Check your DC operating point by measuring IC, VE, VC and.
Have your lab data sheet checked off by your TA before submitting the lab report.
Using the simulator, find the higher 3-dB frequency (fH) while.
The AWG output has a 50 series output resistance and you will need to include it along with the external resistance in series with its output.

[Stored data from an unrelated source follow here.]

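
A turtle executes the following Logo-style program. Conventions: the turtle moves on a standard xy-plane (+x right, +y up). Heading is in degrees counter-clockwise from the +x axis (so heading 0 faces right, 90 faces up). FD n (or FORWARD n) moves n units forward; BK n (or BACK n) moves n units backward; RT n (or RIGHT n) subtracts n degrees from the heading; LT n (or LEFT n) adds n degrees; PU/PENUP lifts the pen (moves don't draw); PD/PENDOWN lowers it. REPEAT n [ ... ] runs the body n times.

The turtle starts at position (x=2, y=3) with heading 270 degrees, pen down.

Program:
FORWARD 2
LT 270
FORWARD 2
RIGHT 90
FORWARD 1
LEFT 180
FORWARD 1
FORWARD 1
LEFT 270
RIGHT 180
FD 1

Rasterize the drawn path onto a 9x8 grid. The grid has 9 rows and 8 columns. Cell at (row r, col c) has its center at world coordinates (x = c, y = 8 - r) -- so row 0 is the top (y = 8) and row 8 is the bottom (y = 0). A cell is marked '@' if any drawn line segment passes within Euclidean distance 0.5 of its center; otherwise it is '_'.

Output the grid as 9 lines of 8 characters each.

Segment 0: (2,3) -> (2,1)
Segment 1: (2,1) -> (-0,1)
Segment 2: (-0,1) -> (-0,2)
Segment 3: (-0,2) -> (-0,1)
Segment 4: (-0,1) -> (-0,0)
Segment 5: (-0,0) -> (1,0)

Answer: ________
________
________
________
________
__@_____
@_@_____
@@@_____
@@______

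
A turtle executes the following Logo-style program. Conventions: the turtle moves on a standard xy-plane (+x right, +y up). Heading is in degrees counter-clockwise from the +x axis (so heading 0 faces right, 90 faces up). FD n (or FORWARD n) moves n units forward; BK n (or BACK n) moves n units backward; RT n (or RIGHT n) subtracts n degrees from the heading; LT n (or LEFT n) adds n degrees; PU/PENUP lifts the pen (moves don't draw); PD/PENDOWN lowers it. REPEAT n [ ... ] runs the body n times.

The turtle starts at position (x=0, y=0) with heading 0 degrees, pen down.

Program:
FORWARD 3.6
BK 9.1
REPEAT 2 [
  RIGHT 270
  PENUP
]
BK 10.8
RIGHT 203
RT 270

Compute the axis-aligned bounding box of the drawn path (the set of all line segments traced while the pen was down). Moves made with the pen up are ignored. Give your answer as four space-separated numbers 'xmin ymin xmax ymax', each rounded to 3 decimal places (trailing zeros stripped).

Answer: -5.5 0 3.6 0

Derivation:
Executing turtle program step by step:
Start: pos=(0,0), heading=0, pen down
FD 3.6: (0,0) -> (3.6,0) [heading=0, draw]
BK 9.1: (3.6,0) -> (-5.5,0) [heading=0, draw]
REPEAT 2 [
  -- iteration 1/2 --
  RT 270: heading 0 -> 90
  PU: pen up
  -- iteration 2/2 --
  RT 270: heading 90 -> 180
  PU: pen up
]
BK 10.8: (-5.5,0) -> (5.3,0) [heading=180, move]
RT 203: heading 180 -> 337
RT 270: heading 337 -> 67
Final: pos=(5.3,0), heading=67, 2 segment(s) drawn

Segment endpoints: x in {-5.5, 0, 3.6}, y in {0}
xmin=-5.5, ymin=0, xmax=3.6, ymax=0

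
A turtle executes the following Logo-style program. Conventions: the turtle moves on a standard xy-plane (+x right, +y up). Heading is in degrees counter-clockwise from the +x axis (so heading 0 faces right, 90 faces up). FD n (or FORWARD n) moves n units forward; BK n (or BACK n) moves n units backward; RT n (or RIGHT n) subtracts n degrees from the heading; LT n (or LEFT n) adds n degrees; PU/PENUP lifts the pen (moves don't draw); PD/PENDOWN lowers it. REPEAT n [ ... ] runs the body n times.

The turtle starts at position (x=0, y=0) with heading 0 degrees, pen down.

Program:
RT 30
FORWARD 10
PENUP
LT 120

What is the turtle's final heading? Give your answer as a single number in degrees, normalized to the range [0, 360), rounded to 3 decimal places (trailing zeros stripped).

Answer: 90

Derivation:
Executing turtle program step by step:
Start: pos=(0,0), heading=0, pen down
RT 30: heading 0 -> 330
FD 10: (0,0) -> (8.66,-5) [heading=330, draw]
PU: pen up
LT 120: heading 330 -> 90
Final: pos=(8.66,-5), heading=90, 1 segment(s) drawn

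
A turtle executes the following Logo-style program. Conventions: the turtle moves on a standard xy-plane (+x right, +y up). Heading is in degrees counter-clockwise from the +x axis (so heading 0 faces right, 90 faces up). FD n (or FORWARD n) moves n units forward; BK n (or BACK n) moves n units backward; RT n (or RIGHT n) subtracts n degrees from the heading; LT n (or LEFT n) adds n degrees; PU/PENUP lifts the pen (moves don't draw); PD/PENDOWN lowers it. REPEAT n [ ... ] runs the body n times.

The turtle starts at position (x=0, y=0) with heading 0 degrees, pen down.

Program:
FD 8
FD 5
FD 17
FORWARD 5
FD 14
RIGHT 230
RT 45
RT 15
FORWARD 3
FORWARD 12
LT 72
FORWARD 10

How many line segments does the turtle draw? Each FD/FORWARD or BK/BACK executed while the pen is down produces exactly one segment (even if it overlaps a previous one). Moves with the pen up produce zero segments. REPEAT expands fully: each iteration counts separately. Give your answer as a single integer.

Executing turtle program step by step:
Start: pos=(0,0), heading=0, pen down
FD 8: (0,0) -> (8,0) [heading=0, draw]
FD 5: (8,0) -> (13,0) [heading=0, draw]
FD 17: (13,0) -> (30,0) [heading=0, draw]
FD 5: (30,0) -> (35,0) [heading=0, draw]
FD 14: (35,0) -> (49,0) [heading=0, draw]
RT 230: heading 0 -> 130
RT 45: heading 130 -> 85
RT 15: heading 85 -> 70
FD 3: (49,0) -> (50.026,2.819) [heading=70, draw]
FD 12: (50.026,2.819) -> (54.13,14.095) [heading=70, draw]
LT 72: heading 70 -> 142
FD 10: (54.13,14.095) -> (46.25,20.252) [heading=142, draw]
Final: pos=(46.25,20.252), heading=142, 8 segment(s) drawn
Segments drawn: 8

Answer: 8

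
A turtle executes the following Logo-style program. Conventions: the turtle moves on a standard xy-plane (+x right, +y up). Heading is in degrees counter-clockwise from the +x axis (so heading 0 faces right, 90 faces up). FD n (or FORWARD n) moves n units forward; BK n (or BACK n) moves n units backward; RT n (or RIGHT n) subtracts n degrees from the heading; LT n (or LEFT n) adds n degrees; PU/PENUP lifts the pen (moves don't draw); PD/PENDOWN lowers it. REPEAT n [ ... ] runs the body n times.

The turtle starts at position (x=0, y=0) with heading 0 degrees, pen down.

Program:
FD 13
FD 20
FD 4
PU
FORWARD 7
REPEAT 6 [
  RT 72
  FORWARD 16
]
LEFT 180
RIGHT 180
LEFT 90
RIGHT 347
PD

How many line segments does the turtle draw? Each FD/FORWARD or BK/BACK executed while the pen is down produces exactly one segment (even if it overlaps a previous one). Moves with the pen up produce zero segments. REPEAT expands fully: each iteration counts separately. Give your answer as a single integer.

Executing turtle program step by step:
Start: pos=(0,0), heading=0, pen down
FD 13: (0,0) -> (13,0) [heading=0, draw]
FD 20: (13,0) -> (33,0) [heading=0, draw]
FD 4: (33,0) -> (37,0) [heading=0, draw]
PU: pen up
FD 7: (37,0) -> (44,0) [heading=0, move]
REPEAT 6 [
  -- iteration 1/6 --
  RT 72: heading 0 -> 288
  FD 16: (44,0) -> (48.944,-15.217) [heading=288, move]
  -- iteration 2/6 --
  RT 72: heading 288 -> 216
  FD 16: (48.944,-15.217) -> (36,-24.621) [heading=216, move]
  -- iteration 3/6 --
  RT 72: heading 216 -> 144
  FD 16: (36,-24.621) -> (23.056,-15.217) [heading=144, move]
  -- iteration 4/6 --
  RT 72: heading 144 -> 72
  FD 16: (23.056,-15.217) -> (28,0) [heading=72, move]
  -- iteration 5/6 --
  RT 72: heading 72 -> 0
  FD 16: (28,0) -> (44,0) [heading=0, move]
  -- iteration 6/6 --
  RT 72: heading 0 -> 288
  FD 16: (44,0) -> (48.944,-15.217) [heading=288, move]
]
LT 180: heading 288 -> 108
RT 180: heading 108 -> 288
LT 90: heading 288 -> 18
RT 347: heading 18 -> 31
PD: pen down
Final: pos=(48.944,-15.217), heading=31, 3 segment(s) drawn
Segments drawn: 3

Answer: 3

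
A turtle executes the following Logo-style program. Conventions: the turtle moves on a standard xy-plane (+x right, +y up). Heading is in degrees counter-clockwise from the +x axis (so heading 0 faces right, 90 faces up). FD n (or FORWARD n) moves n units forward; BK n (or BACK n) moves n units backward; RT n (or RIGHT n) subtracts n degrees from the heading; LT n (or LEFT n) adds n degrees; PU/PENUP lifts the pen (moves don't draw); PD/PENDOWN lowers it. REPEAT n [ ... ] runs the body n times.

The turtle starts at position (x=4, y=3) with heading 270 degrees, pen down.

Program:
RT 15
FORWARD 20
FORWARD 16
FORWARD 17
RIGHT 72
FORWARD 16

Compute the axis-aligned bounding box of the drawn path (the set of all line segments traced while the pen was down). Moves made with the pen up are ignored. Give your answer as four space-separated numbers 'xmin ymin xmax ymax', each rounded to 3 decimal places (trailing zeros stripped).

Executing turtle program step by step:
Start: pos=(4,3), heading=270, pen down
RT 15: heading 270 -> 255
FD 20: (4,3) -> (-1.176,-16.319) [heading=255, draw]
FD 16: (-1.176,-16.319) -> (-5.317,-31.773) [heading=255, draw]
FD 17: (-5.317,-31.773) -> (-9.717,-48.194) [heading=255, draw]
RT 72: heading 255 -> 183
FD 16: (-9.717,-48.194) -> (-25.695,-49.031) [heading=183, draw]
Final: pos=(-25.695,-49.031), heading=183, 4 segment(s) drawn

Segment endpoints: x in {-25.695, -9.717, -5.317, -1.176, 4}, y in {-49.031, -48.194, -31.773, -16.319, 3}
xmin=-25.695, ymin=-49.031, xmax=4, ymax=3

Answer: -25.695 -49.031 4 3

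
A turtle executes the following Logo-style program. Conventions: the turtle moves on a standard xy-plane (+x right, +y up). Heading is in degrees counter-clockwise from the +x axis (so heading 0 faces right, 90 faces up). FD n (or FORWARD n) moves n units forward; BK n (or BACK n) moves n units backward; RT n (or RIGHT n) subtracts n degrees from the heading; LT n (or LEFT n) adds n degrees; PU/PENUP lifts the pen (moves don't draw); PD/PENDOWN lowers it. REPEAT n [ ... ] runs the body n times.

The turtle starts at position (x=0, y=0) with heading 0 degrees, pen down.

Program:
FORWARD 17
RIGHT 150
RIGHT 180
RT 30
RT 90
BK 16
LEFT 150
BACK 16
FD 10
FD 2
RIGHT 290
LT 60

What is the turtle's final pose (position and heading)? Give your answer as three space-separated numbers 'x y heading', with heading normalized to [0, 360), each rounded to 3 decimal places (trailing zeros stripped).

Executing turtle program step by step:
Start: pos=(0,0), heading=0, pen down
FD 17: (0,0) -> (17,0) [heading=0, draw]
RT 150: heading 0 -> 210
RT 180: heading 210 -> 30
RT 30: heading 30 -> 0
RT 90: heading 0 -> 270
BK 16: (17,0) -> (17,16) [heading=270, draw]
LT 150: heading 270 -> 60
BK 16: (17,16) -> (9,2.144) [heading=60, draw]
FD 10: (9,2.144) -> (14,10.804) [heading=60, draw]
FD 2: (14,10.804) -> (15,12.536) [heading=60, draw]
RT 290: heading 60 -> 130
LT 60: heading 130 -> 190
Final: pos=(15,12.536), heading=190, 5 segment(s) drawn

Answer: 15 12.536 190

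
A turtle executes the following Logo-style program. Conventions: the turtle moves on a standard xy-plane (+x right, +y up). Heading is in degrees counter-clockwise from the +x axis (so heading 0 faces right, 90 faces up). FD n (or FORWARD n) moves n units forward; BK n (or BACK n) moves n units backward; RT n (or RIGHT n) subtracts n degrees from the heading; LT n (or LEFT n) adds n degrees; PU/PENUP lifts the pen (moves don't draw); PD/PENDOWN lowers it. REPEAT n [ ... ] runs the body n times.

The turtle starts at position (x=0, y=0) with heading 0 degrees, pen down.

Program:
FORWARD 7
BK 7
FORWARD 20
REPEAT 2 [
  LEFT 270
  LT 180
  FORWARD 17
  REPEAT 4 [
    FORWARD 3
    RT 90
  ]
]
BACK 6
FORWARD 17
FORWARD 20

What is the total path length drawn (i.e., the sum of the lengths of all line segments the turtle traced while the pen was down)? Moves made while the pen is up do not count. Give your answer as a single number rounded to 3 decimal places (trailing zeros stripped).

Answer: 135

Derivation:
Executing turtle program step by step:
Start: pos=(0,0), heading=0, pen down
FD 7: (0,0) -> (7,0) [heading=0, draw]
BK 7: (7,0) -> (0,0) [heading=0, draw]
FD 20: (0,0) -> (20,0) [heading=0, draw]
REPEAT 2 [
  -- iteration 1/2 --
  LT 270: heading 0 -> 270
  LT 180: heading 270 -> 90
  FD 17: (20,0) -> (20,17) [heading=90, draw]
  REPEAT 4 [
    -- iteration 1/4 --
    FD 3: (20,17) -> (20,20) [heading=90, draw]
    RT 90: heading 90 -> 0
    -- iteration 2/4 --
    FD 3: (20,20) -> (23,20) [heading=0, draw]
    RT 90: heading 0 -> 270
    -- iteration 3/4 --
    FD 3: (23,20) -> (23,17) [heading=270, draw]
    RT 90: heading 270 -> 180
    -- iteration 4/4 --
    FD 3: (23,17) -> (20,17) [heading=180, draw]
    RT 90: heading 180 -> 90
  ]
  -- iteration 2/2 --
  LT 270: heading 90 -> 0
  LT 180: heading 0 -> 180
  FD 17: (20,17) -> (3,17) [heading=180, draw]
  REPEAT 4 [
    -- iteration 1/4 --
    FD 3: (3,17) -> (0,17) [heading=180, draw]
    RT 90: heading 180 -> 90
    -- iteration 2/4 --
    FD 3: (0,17) -> (0,20) [heading=90, draw]
    RT 90: heading 90 -> 0
    -- iteration 3/4 --
    FD 3: (0,20) -> (3,20) [heading=0, draw]
    RT 90: heading 0 -> 270
    -- iteration 4/4 --
    FD 3: (3,20) -> (3,17) [heading=270, draw]
    RT 90: heading 270 -> 180
  ]
]
BK 6: (3,17) -> (9,17) [heading=180, draw]
FD 17: (9,17) -> (-8,17) [heading=180, draw]
FD 20: (-8,17) -> (-28,17) [heading=180, draw]
Final: pos=(-28,17), heading=180, 16 segment(s) drawn

Segment lengths:
  seg 1: (0,0) -> (7,0), length = 7
  seg 2: (7,0) -> (0,0), length = 7
  seg 3: (0,0) -> (20,0), length = 20
  seg 4: (20,0) -> (20,17), length = 17
  seg 5: (20,17) -> (20,20), length = 3
  seg 6: (20,20) -> (23,20), length = 3
  seg 7: (23,20) -> (23,17), length = 3
  seg 8: (23,17) -> (20,17), length = 3
  seg 9: (20,17) -> (3,17), length = 17
  seg 10: (3,17) -> (0,17), length = 3
  seg 11: (0,17) -> (0,20), length = 3
  seg 12: (0,20) -> (3,20), length = 3
  seg 13: (3,20) -> (3,17), length = 3
  seg 14: (3,17) -> (9,17), length = 6
  seg 15: (9,17) -> (-8,17), length = 17
  seg 16: (-8,17) -> (-28,17), length = 20
Total = 135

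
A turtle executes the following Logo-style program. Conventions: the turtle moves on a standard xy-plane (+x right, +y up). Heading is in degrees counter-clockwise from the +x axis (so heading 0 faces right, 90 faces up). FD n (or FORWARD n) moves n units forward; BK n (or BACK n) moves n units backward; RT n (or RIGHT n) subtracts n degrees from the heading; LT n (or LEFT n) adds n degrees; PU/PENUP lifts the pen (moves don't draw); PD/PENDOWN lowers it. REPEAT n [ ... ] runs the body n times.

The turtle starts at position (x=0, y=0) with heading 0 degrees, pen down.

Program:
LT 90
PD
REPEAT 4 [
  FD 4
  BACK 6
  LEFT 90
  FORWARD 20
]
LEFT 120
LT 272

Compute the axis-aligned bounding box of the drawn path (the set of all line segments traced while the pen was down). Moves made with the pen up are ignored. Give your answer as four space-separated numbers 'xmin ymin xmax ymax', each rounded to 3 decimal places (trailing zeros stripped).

Answer: -24 -26 6 4

Derivation:
Executing turtle program step by step:
Start: pos=(0,0), heading=0, pen down
LT 90: heading 0 -> 90
PD: pen down
REPEAT 4 [
  -- iteration 1/4 --
  FD 4: (0,0) -> (0,4) [heading=90, draw]
  BK 6: (0,4) -> (0,-2) [heading=90, draw]
  LT 90: heading 90 -> 180
  FD 20: (0,-2) -> (-20,-2) [heading=180, draw]
  -- iteration 2/4 --
  FD 4: (-20,-2) -> (-24,-2) [heading=180, draw]
  BK 6: (-24,-2) -> (-18,-2) [heading=180, draw]
  LT 90: heading 180 -> 270
  FD 20: (-18,-2) -> (-18,-22) [heading=270, draw]
  -- iteration 3/4 --
  FD 4: (-18,-22) -> (-18,-26) [heading=270, draw]
  BK 6: (-18,-26) -> (-18,-20) [heading=270, draw]
  LT 90: heading 270 -> 0
  FD 20: (-18,-20) -> (2,-20) [heading=0, draw]
  -- iteration 4/4 --
  FD 4: (2,-20) -> (6,-20) [heading=0, draw]
  BK 6: (6,-20) -> (0,-20) [heading=0, draw]
  LT 90: heading 0 -> 90
  FD 20: (0,-20) -> (0,0) [heading=90, draw]
]
LT 120: heading 90 -> 210
LT 272: heading 210 -> 122
Final: pos=(0,0), heading=122, 12 segment(s) drawn

Segment endpoints: x in {-24, -20, -18, -18, 0, 0, 0, 0, 0, 2, 6}, y in {-26, -22, -20, -20, -2, -2, -2, -2, 0, 4}
xmin=-24, ymin=-26, xmax=6, ymax=4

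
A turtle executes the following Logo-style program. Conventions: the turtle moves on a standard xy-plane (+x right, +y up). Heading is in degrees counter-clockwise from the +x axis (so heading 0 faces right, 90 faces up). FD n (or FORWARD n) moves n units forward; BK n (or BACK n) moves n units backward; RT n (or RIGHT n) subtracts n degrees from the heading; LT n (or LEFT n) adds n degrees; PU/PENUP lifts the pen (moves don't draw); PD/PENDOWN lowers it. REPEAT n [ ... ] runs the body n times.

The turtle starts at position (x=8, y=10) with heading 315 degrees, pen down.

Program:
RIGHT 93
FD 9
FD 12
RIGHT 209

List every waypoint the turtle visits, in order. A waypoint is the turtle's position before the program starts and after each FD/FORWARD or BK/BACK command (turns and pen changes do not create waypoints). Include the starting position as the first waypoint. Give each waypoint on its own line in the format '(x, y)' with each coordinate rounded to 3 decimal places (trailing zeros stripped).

Answer: (8, 10)
(1.312, 3.978)
(-7.606, -4.052)

Derivation:
Executing turtle program step by step:
Start: pos=(8,10), heading=315, pen down
RT 93: heading 315 -> 222
FD 9: (8,10) -> (1.312,3.978) [heading=222, draw]
FD 12: (1.312,3.978) -> (-7.606,-4.052) [heading=222, draw]
RT 209: heading 222 -> 13
Final: pos=(-7.606,-4.052), heading=13, 2 segment(s) drawn
Waypoints (3 total):
(8, 10)
(1.312, 3.978)
(-7.606, -4.052)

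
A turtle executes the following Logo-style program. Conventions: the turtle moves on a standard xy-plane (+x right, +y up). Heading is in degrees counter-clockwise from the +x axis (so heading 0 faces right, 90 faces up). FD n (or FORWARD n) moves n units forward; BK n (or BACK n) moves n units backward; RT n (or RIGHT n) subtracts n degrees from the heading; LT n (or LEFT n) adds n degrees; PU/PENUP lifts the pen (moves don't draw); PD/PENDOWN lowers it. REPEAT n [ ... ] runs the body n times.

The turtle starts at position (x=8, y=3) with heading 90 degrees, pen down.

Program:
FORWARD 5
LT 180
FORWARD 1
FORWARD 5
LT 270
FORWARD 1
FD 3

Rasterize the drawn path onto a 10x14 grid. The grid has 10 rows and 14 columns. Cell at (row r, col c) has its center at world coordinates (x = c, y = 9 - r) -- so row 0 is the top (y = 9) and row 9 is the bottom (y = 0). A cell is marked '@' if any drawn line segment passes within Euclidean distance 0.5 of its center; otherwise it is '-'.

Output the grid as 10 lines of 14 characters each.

Segment 0: (8,3) -> (8,8)
Segment 1: (8,8) -> (8,7)
Segment 2: (8,7) -> (8,2)
Segment 3: (8,2) -> (7,2)
Segment 4: (7,2) -> (4,2)

Answer: --------------
--------@-----
--------@-----
--------@-----
--------@-----
--------@-----
--------@-----
----@@@@@-----
--------------
--------------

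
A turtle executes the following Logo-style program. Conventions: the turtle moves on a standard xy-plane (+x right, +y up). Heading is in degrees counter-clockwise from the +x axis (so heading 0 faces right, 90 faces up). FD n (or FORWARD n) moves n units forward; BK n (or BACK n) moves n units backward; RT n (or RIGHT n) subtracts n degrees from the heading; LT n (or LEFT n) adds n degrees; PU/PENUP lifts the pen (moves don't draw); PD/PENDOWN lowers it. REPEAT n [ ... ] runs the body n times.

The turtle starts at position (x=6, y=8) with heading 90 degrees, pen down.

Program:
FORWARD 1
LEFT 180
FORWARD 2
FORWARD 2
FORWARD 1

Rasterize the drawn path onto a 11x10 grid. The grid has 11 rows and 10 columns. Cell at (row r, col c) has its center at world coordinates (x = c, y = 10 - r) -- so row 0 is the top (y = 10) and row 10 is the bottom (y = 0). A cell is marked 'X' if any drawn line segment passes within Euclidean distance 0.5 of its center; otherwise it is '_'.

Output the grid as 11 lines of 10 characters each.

Segment 0: (6,8) -> (6,9)
Segment 1: (6,9) -> (6,7)
Segment 2: (6,7) -> (6,5)
Segment 3: (6,5) -> (6,4)

Answer: __________
______X___
______X___
______X___
______X___
______X___
______X___
__________
__________
__________
__________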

Prepare a data sheet showing your simulated and measured values.Miller capacitor CF is a small capacitance that will be rome total war barbarian invasion unit cheat codes used to control the high frequency 3-dB response of the amplifier.Calculate the value of CF to have fH 50 kHz.Submit all necessary simulation plots showing that the specifications are satisfied.Since the topology and the requirements might be slightly different than in the text, you will need to make minor modifications to the design procedure and equations.Using something like that shown in figure 4 will provide both an attenuation factor of 1/8 and a 60 equivalent source resistance.Using short-circuit time constant analysis, the lower 3-dB frequency (?L) can be found as: Where, figure 3 shows the high-frequency small-signal equivalent circuit of the amplifier.Simulate the circuit to verify your result, and adjust the value of CF if necessary.RIN 250, isupply 8mA.Construct the amplifier, based on the schematic in figure 1, you designed in the pre-lab.Note that CF is ignored since it is assumed that its impedance at these frequencies is very high.
You can find the DC collector current (IC) and the resistor values following the analysis provided in your text book.
RB is the parallel combination of RB1 and RB2.
For further experimentation replace each capacitor with ones that are factors of 2 and 10 larger and smaller than your design values and re-measure the response curve with the Network Analyzer instrument.Be prepared to discuss your experiment with your.Also because of the relatively high gain of your design you will need an input signal with a small amplitude of around 100mV.The higher 3-dB frequency (?H) can be derived as: Where, thus, if we assume that the common-emitter amplifier is properly characterized by these dominant low and high frequency poles, then the frequency response of the amplifier can be approximated by: Assuming CB CC.Do this to only one capacitor at a time to observe its individual effect on the response.Figure 2: Low-frequency equivalent circuit.Calculate CB, CC, CE to have fL 500.Figure 1: Common-emitter BJT amplifier.At high frequencies, CB, CC and CE can be replaced with short circuits since their impedance becomes very small compared to RS, RL and.Also steam resume while playing provide the circuit schematic with DC bias points annotated.